Did Watt leave because of what she’d done to Eris? But he’d known that already—that was the nice thing about being with Watt, she’d thought, that they understood each other for who they were, and all their secrets.

Maybe Watt hadn’t fully appreciated it until now. Maybe when she bared her soul and he realized all the darkness that lay coiled there, he had realized he wanted no part of it.

Leda bit her lip, replaying the conversation in her mind, trying to determine what she’d done wrong. She felt strangely on edge.

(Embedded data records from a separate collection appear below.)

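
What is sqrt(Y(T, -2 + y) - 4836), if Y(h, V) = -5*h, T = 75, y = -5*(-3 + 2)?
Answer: 3*I*sqrt(579) ≈ 72.187*I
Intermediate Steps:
y = 5 (y = -5*(-1) = 5)
sqrt(Y(T, -2 + y) - 4836) = sqrt(-5*75 - 4836) = sqrt(-375 - 4836) = sqrt(-5211) = 3*I*sqrt(579)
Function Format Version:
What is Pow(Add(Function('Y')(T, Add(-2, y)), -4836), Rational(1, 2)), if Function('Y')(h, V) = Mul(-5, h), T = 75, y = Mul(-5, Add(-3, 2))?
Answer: Mul(3, I, Pow(579, Rational(1, 2))) ≈ Mul(72.187, I)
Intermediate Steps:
y = 5 (y = Mul(-5, -1) = 5)
Pow(Add(Function('Y')(T, Add(-2, y)), -4836), Rational(1, 2)) = Pow(Add(Mul(-5, 75), -4836), Rational(1, 2)) = Pow(Add(-375, -4836), Rational(1, 2)) = Pow(-5211, Rational(1, 2)) = Mul(3, I, Pow(579, Rational(1, 2)))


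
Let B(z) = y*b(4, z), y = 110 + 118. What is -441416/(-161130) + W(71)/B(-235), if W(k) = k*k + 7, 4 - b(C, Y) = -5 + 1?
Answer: 11239771/2040980 ≈ 5.5070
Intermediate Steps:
b(C, Y) = 8 (b(C, Y) = 4 - (-5 + 1) = 4 - 1*(-4) = 4 + 4 = 8)
W(k) = 7 + k² (W(k) = k² + 7 = 7 + k²)
y = 228
B(z) = 1824 (B(z) = 228*8 = 1824)
-441416/(-161130) + W(71)/B(-235) = -441416/(-161130) + (7 + 71²)/1824 = -441416*(-1/161130) + (7 + 5041)*(1/1824) = 220708/80565 + 5048*(1/1824) = 220708/80565 + 631/228 = 11239771/2040980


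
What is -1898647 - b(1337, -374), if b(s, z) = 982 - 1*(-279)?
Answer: -1899908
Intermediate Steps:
b(s, z) = 1261 (b(s, z) = 982 + 279 = 1261)
-1898647 - b(1337, -374) = -1898647 - 1*1261 = -1898647 - 1261 = -1899908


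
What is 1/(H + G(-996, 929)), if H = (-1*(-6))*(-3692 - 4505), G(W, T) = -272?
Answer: -1/49454 ≈ -2.0221e-5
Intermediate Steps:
H = -49182 (H = 6*(-8197) = -49182)
1/(H + G(-996, 929)) = 1/(-49182 - 272) = 1/(-49454) = -1/49454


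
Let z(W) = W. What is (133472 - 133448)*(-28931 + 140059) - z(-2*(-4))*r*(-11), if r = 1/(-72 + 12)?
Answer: 40006058/15 ≈ 2.6671e+6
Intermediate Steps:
r = -1/60 (r = 1/(-60) = -1/60 ≈ -0.016667)
(133472 - 133448)*(-28931 + 140059) - z(-2*(-4))*r*(-11) = (133472 - 133448)*(-28931 + 140059) - -2*(-4)*(-1/60)*(-11) = 24*111128 - 8*(-1/60)*(-11) = 2667072 - (-2)*(-11)/15 = 2667072 - 1*22/15 = 2667072 - 22/15 = 40006058/15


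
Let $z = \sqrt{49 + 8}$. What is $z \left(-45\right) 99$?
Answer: $- 4455 \sqrt{57} \approx -33635.0$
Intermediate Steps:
$z = \sqrt{57} \approx 7.5498$
$z \left(-45\right) 99 = \sqrt{57} \left(-45\right) 99 = - 45 \sqrt{57} \cdot 99 = - 4455 \sqrt{57}$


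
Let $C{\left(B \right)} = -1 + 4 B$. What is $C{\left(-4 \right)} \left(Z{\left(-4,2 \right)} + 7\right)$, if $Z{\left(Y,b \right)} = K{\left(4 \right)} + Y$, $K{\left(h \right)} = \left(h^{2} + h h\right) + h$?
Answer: $-663$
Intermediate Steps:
$K{\left(h \right)} = h + 2 h^{2}$ ($K{\left(h \right)} = \left(h^{2} + h^{2}\right) + h = 2 h^{2} + h = h + 2 h^{2}$)
$Z{\left(Y,b \right)} = 36 + Y$ ($Z{\left(Y,b \right)} = 4 \left(1 + 2 \cdot 4\right) + Y = 4 \left(1 + 8\right) + Y = 4 \cdot 9 + Y = 36 + Y$)
$C{\left(-4 \right)} \left(Z{\left(-4,2 \right)} + 7\right) = \left(-1 + 4 \left(-4\right)\right) \left(\left(36 - 4\right) + 7\right) = \left(-1 - 16\right) \left(32 + 7\right) = \left(-17\right) 39 = -663$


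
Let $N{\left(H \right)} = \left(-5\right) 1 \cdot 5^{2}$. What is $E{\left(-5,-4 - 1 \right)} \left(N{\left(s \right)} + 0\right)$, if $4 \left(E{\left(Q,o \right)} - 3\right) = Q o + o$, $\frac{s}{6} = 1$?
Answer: $-1000$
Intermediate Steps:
$s = 6$ ($s = 6 \cdot 1 = 6$)
$E{\left(Q,o \right)} = 3 + \frac{o}{4} + \frac{Q o}{4}$ ($E{\left(Q,o \right)} = 3 + \frac{Q o + o}{4} = 3 + \frac{o + Q o}{4} = 3 + \left(\frac{o}{4} + \frac{Q o}{4}\right) = 3 + \frac{o}{4} + \frac{Q o}{4}$)
$N{\left(H \right)} = -125$ ($N{\left(H \right)} = \left(-5\right) 25 = -125$)
$E{\left(-5,-4 - 1 \right)} \left(N{\left(s \right)} + 0\right) = \left(3 + \frac{-4 - 1}{4} + \frac{1}{4} \left(-5\right) \left(-4 - 1\right)\right) \left(-125 + 0\right) = \left(3 + \frac{1}{4} \left(-5\right) + \frac{1}{4} \left(-5\right) \left(-5\right)\right) \left(-125\right) = \left(3 - \frac{5}{4} + \frac{25}{4}\right) \left(-125\right) = 8 \left(-125\right) = -1000$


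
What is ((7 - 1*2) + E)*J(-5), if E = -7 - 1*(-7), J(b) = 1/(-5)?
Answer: -1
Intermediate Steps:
J(b) = -1/5
E = 0 (E = -7 + 7 = 0)
((7 - 1*2) + E)*J(-5) = ((7 - 1*2) + 0)*(-1/5) = ((7 - 2) + 0)*(-1/5) = (5 + 0)*(-1/5) = 5*(-1/5) = -1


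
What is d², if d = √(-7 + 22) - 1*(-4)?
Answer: (4 + √15)² ≈ 61.984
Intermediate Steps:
d = 4 + √15 (d = √15 + 4 = 4 + √15 ≈ 7.8730)
d² = (4 + √15)²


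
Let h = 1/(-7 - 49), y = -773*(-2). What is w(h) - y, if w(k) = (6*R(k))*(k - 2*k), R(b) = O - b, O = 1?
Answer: -2423957/1568 ≈ -1545.9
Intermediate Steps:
y = 1546
h = -1/56 (h = 1/(-56) = -1/56 ≈ -0.017857)
R(b) = 1 - b
w(k) = -k*(6 - 6*k) (w(k) = (6*(1 - k))*(k - 2*k) = (6 - 6*k)*(-k) = -k*(6 - 6*k))
w(h) - y = 6*(-1/56)*(-1 - 1/56) - 1*1546 = 6*(-1/56)*(-57/56) - 1546 = 171/1568 - 1546 = -2423957/1568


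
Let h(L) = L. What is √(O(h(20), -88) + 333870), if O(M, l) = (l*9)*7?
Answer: √328326 ≈ 573.00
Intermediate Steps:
O(M, l) = 63*l (O(M, l) = (9*l)*7 = 63*l)
√(O(h(20), -88) + 333870) = √(63*(-88) + 333870) = √(-5544 + 333870) = √328326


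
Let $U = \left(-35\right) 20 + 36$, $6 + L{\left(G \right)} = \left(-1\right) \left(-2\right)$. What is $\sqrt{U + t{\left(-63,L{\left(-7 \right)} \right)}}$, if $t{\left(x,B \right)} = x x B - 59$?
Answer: $i \sqrt{16599} \approx 128.84 i$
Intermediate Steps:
$L{\left(G \right)} = -4$ ($L{\left(G \right)} = -6 - -2 = -6 + 2 = -4$)
$t{\left(x,B \right)} = -59 + B x^{2}$ ($t{\left(x,B \right)} = x^{2} B - 59 = B x^{2} - 59 = -59 + B x^{2}$)
$U = -664$ ($U = -700 + 36 = -664$)
$\sqrt{U + t{\left(-63,L{\left(-7 \right)} \right)}} = \sqrt{-664 - \left(59 + 4 \left(-63\right)^{2}\right)} = \sqrt{-664 - 15935} = \sqrt{-16599} = i \sqrt{16599}$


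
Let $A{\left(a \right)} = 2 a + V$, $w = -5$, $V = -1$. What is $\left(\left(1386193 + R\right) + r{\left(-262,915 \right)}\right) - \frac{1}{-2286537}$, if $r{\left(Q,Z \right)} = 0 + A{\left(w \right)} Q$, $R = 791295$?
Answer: $\frac{4985496678691}{2286537} \approx 2.1804 \cdot 10^{6}$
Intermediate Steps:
$A{\left(a \right)} = -1 + 2 a$ ($A{\left(a \right)} = 2 a - 1 = -1 + 2 a$)
$r{\left(Q,Z \right)} = - 11 Q$ ($r{\left(Q,Z \right)} = 0 + \left(-1 + 2 \left(-5\right)\right) Q = 0 + \left(-1 - 10\right) Q = 0 - 11 Q = - 11 Q$)
$\left(\left(1386193 + R\right) + r{\left(-262,915 \right)}\right) - \frac{1}{-2286537} = \left(\left(1386193 + 791295\right) - -2882\right) - \frac{1}{-2286537} = \left(2177488 + 2882\right) - - \frac{1}{2286537} = 2180370 + \frac{1}{2286537} = \frac{4985496678691}{2286537}$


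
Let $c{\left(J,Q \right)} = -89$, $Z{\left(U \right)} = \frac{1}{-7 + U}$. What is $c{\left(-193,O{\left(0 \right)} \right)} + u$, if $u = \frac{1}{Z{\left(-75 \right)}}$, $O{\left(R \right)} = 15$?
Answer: $-171$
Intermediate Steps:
$u = -82$ ($u = \frac{1}{\frac{1}{-7 - 75}} = \frac{1}{\frac{1}{-82}} = \frac{1}{- \frac{1}{82}} = -82$)
$c{\left(-193,O{\left(0 \right)} \right)} + u = -89 - 82 = -171$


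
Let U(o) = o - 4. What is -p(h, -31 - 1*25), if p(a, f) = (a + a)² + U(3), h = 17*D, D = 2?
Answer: -4623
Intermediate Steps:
h = 34 (h = 17*2 = 34)
U(o) = -4 + o
p(a, f) = -1 + 4*a² (p(a, f) = (a + a)² + (-4 + 3) = (2*a)² - 1 = 4*a² - 1 = -1 + 4*a²)
-p(h, -31 - 1*25) = -(-1 + 4*34²) = -(-1 + 4*1156) = -(-1 + 4624) = -1*4623 = -4623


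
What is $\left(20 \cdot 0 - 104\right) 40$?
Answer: $-4160$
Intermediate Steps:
$\left(20 \cdot 0 - 104\right) 40 = \left(0 - 104\right) 40 = \left(-104\right) 40 = -4160$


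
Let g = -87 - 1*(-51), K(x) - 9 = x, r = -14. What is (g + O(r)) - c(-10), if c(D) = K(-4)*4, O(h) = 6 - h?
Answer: -36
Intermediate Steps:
K(x) = 9 + x
c(D) = 20 (c(D) = (9 - 4)*4 = 5*4 = 20)
g = -36 (g = -87 + 51 = -36)
(g + O(r)) - c(-10) = (-36 + (6 - 1*(-14))) - 1*20 = (-36 + (6 + 14)) - 20 = (-36 + 20) - 20 = -16 - 20 = -36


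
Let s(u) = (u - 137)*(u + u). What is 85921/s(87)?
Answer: -85921/8700 ≈ -9.8760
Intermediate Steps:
s(u) = 2*u*(-137 + u) (s(u) = (-137 + u)*(2*u) = 2*u*(-137 + u))
85921/s(87) = 85921/((2*87*(-137 + 87))) = 85921/((2*87*(-50))) = 85921/(-8700) = 85921*(-1/8700) = -85921/8700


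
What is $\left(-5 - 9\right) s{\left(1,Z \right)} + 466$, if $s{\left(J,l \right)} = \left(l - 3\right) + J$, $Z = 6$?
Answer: $410$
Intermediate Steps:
$s{\left(J,l \right)} = -3 + J + l$ ($s{\left(J,l \right)} = \left(-3 + l\right) + J = -3 + J + l$)
$\left(-5 - 9\right) s{\left(1,Z \right)} + 466 = \left(-5 - 9\right) \left(-3 + 1 + 6\right) + 466 = \left(-14\right) 4 + 466 = -56 + 466 = 410$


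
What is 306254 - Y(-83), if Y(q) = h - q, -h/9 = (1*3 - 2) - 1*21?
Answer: 305991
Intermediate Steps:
h = 180 (h = -9*((1*3 - 2) - 1*21) = -9*((3 - 2) - 21) = -9*(1 - 21) = -9*(-20) = 180)
Y(q) = 180 - q
306254 - Y(-83) = 306254 - (180 - 1*(-83)) = 306254 - (180 + 83) = 306254 - 1*263 = 306254 - 263 = 305991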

What was it about Watt that kept nagging at her? Hadn’t there been something odd in his expression, his eyes …?

He hadn’t blinked. The realization came to her all at once, with an animalistic certainty. He’d been watching her the entire time without blinking, as if he’d been a cat patiently waiting for a mouse.

Had Watt been filming their conversation? she thought wildly.

Surely not, Leda’s rational brain hastened to remind her—she would have noticed, would have heard Watt say “record video”; that was how contacts worked, after all. She closed her eyes, slightly comforted.

Except that Nadia was in his brain.

It had been so easy for Leda to forget Nadia’s presence, to get caught up in the excitement of being at the party with Watt—but of course Nadia had been there the whole time, listening and recording and transmitting and god knows what else. Leda had no idea what Watt was even capable of, with Nadia inside his mind.